Professor Curtain: I believe language teachers should speak the target language, as much as possible. Don’t speak Serbian and explain how English works, speak English! If you speak English, you are bringing that culture, because language and culture are intertwined and you are giving the kids that feeling of being in the culture.
TeachingAcademy: Why do some teachers feel reluctant to speak the language they teach in the classroom?
Professor Curtain: They may be worried that their language is not good enough. I want teachers to know that your English doesn’t have to be perfect to create a cultural atmosphere. But that’s not the main reason. I think the main reason is they think the kids will not understand.
Especially when it comes to grammatical explanations. The other thing is, it also is a lot more work to teach all in English. Why? You need lots of pictures, visuals and activities, you need to constantly be showing kids in three or four different ways what something means. It is much more work, but it is much more effective.
TeachingAcademy: How about our learners? What do learners need most?
Professor Curtain: They need to be in an environment where the teacher creates activities that are intrinsically interesting, cognitively engaging, culturally connected, and communicatively purposeful. Meaningfulness is at the bottom of it all, and having opportunities to use the language.
TeachingAcademy: You mentioned playfulness as an important factor in teaching and learning.
Why do we stop playing with children at some point?
Professor Curtain: Usually we think games are appropriate until grade 5, and then it starts to change. We are socialized to think that games are not academic and that academic rigor implies only the ‘paper and pencil’ kind of activities. And we need to be reminded that that is not the case. It is extremely important that we don’t just do paper and pencil, that play and fun be part of it.

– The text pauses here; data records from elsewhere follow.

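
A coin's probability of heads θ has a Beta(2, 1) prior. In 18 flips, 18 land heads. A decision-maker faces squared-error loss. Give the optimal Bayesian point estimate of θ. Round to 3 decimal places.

0.952

Posterior: Beta(2+18, 1+0) = Beta(20, 1).
Since β = 1 ≤ 1 and α > 1, the Beta density is monotone increasing on [0,1]; the mode is at 1.
Mean = 20/(20+1) = 0.952.
Squared-error loss ⇒ the optimal estimator is the posterior mean.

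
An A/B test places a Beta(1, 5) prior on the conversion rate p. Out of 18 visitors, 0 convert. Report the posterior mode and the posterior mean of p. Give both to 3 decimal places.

MAP = 0.000, posterior mean = 0.042

Posterior: Beta(1+0, 5+18) = Beta(1, 23).
Since α = 1 ≤ 1 and β > 1, the Beta density is monotone decreasing on [0,1]; the mode is at 0.
Mean = 1/(1+23) = 0.042.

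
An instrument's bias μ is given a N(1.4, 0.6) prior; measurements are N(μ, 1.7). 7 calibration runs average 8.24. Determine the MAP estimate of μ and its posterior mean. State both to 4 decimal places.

MAP = 6.2692; posterior mean = 6.2692

Posterior for μ is Normal. Precision-weighted mean: (1/0.6·1.4 + 7/1.7·8.24) / (1/0.6 + 7/1.7) = 6.2692.
A Normal posterior is symmetric, so mode = mean.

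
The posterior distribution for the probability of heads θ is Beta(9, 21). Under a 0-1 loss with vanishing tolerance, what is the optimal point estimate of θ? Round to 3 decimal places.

0.286

Mode = (9−1)/(9+21−2) = 8/28 = 0.286.
Mean = 9/(9+21) = 9/30 = 0.300.
This is the posterior mode — the MAP estimate.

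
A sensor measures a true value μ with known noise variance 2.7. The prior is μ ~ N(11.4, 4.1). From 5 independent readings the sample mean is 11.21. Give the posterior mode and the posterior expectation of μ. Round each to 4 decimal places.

Posterior for μ is Normal. Precision-weighted mean: (1/4.1·11.4 + 5/2.7·11.21) / (1/4.1 + 5/2.7) = 11.2321.
A Normal posterior is symmetric, so mode = mean.

posterior mode = 11.2321, posterior expectation = 11.2321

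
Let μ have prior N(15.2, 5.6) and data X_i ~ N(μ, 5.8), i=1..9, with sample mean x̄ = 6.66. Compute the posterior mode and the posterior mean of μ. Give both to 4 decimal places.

Posterior for μ is Normal. Precision-weighted mean: (1/5.6·15.2 + 9/5.8·6.66) / (1/5.6 + 9/5.8) = 7.5414.
A Normal posterior is symmetric, so mode = mean.

MAP = 7.5414; posterior mean = 7.5414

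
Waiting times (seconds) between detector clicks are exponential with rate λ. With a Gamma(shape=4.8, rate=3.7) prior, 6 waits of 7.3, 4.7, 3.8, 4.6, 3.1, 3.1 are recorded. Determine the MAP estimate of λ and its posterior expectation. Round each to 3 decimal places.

Σ times = 26.6. Posterior: Gamma(shape = 4.8+6 = 10.8, rate = 3.7+26.6 = 30.3).
Mode = (α−1)/β = 9.8/30.3 = 0.323.
Mean = α/β = 10.8/30.3 = 0.356.

MAP estimate = 0.323, posterior expectation = 0.356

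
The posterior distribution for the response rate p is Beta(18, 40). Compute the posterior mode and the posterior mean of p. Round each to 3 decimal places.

Mode = (18−1)/(18+40−2) = 17/56 = 0.304.
Mean = 18/(18+40) = 18/58 = 0.310.

MAP = 0.304, posterior mean = 0.310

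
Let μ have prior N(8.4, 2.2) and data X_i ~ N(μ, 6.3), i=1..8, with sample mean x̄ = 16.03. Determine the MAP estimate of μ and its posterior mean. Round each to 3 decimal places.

Posterior for μ is Normal. Precision-weighted mean: (1/2.2·8.4 + 8/6.3·16.03) / (1/2.2 + 8/6.3) = 14.019.
A Normal posterior is symmetric, so mode = mean.

MAP: 14.019. Posterior mean: 14.019.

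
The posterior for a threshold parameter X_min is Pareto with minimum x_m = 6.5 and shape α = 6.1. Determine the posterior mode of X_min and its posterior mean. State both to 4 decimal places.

posterior mode = 6.5000, posterior mean = 7.7745

The Pareto density is strictly decreasing on [x_m, ∞), so the mode is x_m = 6.5000.
Mean = α·x_m/(α−1) = 6.1·6.5/5.1 = 7.7745.
Right-skewed posterior ⇒ mode < mean.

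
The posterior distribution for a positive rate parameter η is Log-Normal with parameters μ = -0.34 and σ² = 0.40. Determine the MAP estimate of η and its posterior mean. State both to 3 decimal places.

Mode = exp(μ − σ²) = exp(-0.74) = 0.477.
Mean = exp(μ + σ²/2) = exp(-0.140) = 0.869.
Mean > mode: the posterior has a right tail.

MAP = 0.477, posterior mean = 0.869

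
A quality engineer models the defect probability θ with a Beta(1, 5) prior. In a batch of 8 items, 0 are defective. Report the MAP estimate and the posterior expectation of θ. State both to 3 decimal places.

Posterior: Beta(1+0, 5+8) = Beta(1, 13).
Since α = 1 ≤ 1 and β > 1, the Beta density is monotone decreasing on [0,1]; the mode is at 0.
Mean = 1/(1+13) = 0.071.
The posterior is right-skewed, so the mean exceeds the mode.

MAP = 0.000, posterior mean = 0.071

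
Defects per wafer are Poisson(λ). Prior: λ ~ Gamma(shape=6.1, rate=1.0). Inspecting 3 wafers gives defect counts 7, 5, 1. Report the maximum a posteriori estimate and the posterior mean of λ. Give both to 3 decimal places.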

TeachingAcademy: Games are not only for children – we play at teacher development sessions. You are often asked to stand up and do something silly. Why do some teachers then decide not to do it in the classroom?

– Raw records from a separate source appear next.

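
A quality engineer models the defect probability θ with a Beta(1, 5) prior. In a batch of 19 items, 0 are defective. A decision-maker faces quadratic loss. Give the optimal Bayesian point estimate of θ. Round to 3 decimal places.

Posterior: Beta(1+0, 5+19) = Beta(1, 24).
Since α = 1 ≤ 1 and β > 1, the Beta density is monotone decreasing on [0,1]; the mode is at 0.
Mean = 1/(1+24) = 0.040.
Quadratic loss ⇒ the optimal estimator is the posterior mean.

0.040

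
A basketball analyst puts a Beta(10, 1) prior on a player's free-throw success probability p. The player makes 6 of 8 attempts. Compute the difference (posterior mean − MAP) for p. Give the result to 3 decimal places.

-0.040

Posterior: Beta(10+6, 1+2) = Beta(16, 3).
Mode = (16−1)/(16+3−2) = 15/17 = 0.882.
Mean = 16/(16+3) = 16/19 = 0.842.
Difference = 0.842 − 0.882 = -0.040.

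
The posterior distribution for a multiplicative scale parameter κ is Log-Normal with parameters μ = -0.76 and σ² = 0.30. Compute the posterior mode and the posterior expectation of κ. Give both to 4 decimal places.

Mode = exp(μ − σ²) = exp(-1.06) = 0.3465.
Mean = exp(μ + σ²/2) = exp(-0.610) = 0.5434.

MAP = 0.3465, posterior mean = 0.5434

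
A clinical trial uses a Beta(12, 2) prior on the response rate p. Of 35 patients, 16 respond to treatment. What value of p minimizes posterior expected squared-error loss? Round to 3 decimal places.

0.571

Posterior: Beta(12+16, 2+19) = Beta(28, 21).
Mode = (28−1)/(28+21−2) = 27/47 = 0.574.
Mean = 28/(28+21) = 28/49 = 0.571.
Squared-error loss ⇒ the optimal estimator is the posterior mean.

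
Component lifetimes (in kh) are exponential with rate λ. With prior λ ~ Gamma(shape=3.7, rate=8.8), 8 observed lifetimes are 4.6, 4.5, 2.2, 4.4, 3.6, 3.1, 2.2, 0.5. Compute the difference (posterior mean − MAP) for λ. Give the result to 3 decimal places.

0.029

Σ times = 25.1. Posterior: Gamma(shape = 3.7+8 = 11.7, rate = 8.8+25.1 = 33.9).
Mode = (α−1)/β = 10.7/33.9 = 0.316.
Mean = α/β = 11.7/33.9 = 0.345.
Difference = 0.345 − 0.316 = 0.029.
The mean is pulled above the mode by the posterior's right skew.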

Professor Curtain: Or, they do it and then other teachers criticize them. They say, “You are not good enough as a teacher because you are not academic enough.” And this especially happens at the High School where there’s this idea that being an academic is only working with ‘paper and pencil’ and ideas, and not doing anything physical or working with manipulatives. We just need to change that. Rigor is about being connected to the brain, and making students be engaged cognitively.
TeachingAcademy: Are teachers difficult to engage in workshops? What do you do to engage them?
Professor Curtain: You know the teachers who come to the workshop and they just want to sit? I have to be honest, I am the same way sometimes – I go to a workshop and I just want to sit. And then when the trainer says ‘Get up and do it’, I don’t want to, but when I do, I engage.
Talking to different people is engaging. If I have an all – day workshop I will start with something called ‘Partners around the clock’. It’s an activity where they have to draw a clock, all 12 numbers on the clock, and I usually have them circle 12 o’clock, 3 o’clock, 6 o’clock and 9 o’clock, and then they have to go and find a partner for each of those hours. So, after they do that, I’ll say: Go to your 12 o’clock partner and I give them a question to discuss. Then I make them go to their six o’clock partner. And throughout the day I also do ‘Tell the partner’, at least every 10 minutes, to spark them with something they have to do, not just sitting.
Another thing I try to do is model good teaching, with a central idea, a focus question, a Can do statement, and then going back at the end to my central idea, my focus question, and my Can do statement. And I wrap it up. I work hard to model everything that I am saying in what I am doing.
TeachingAcademy: Any final thoughts and messages for teachers?
Professor Curtain: Try to make sure your activities are: intrinsically interesting, cognitively engaging, culturally connected, and communicatively purposeful. And when you see a nice activity, such as that fun teddy bear activity we did in the workshop, think about how you can expand it. Milk it and get a thousand activities.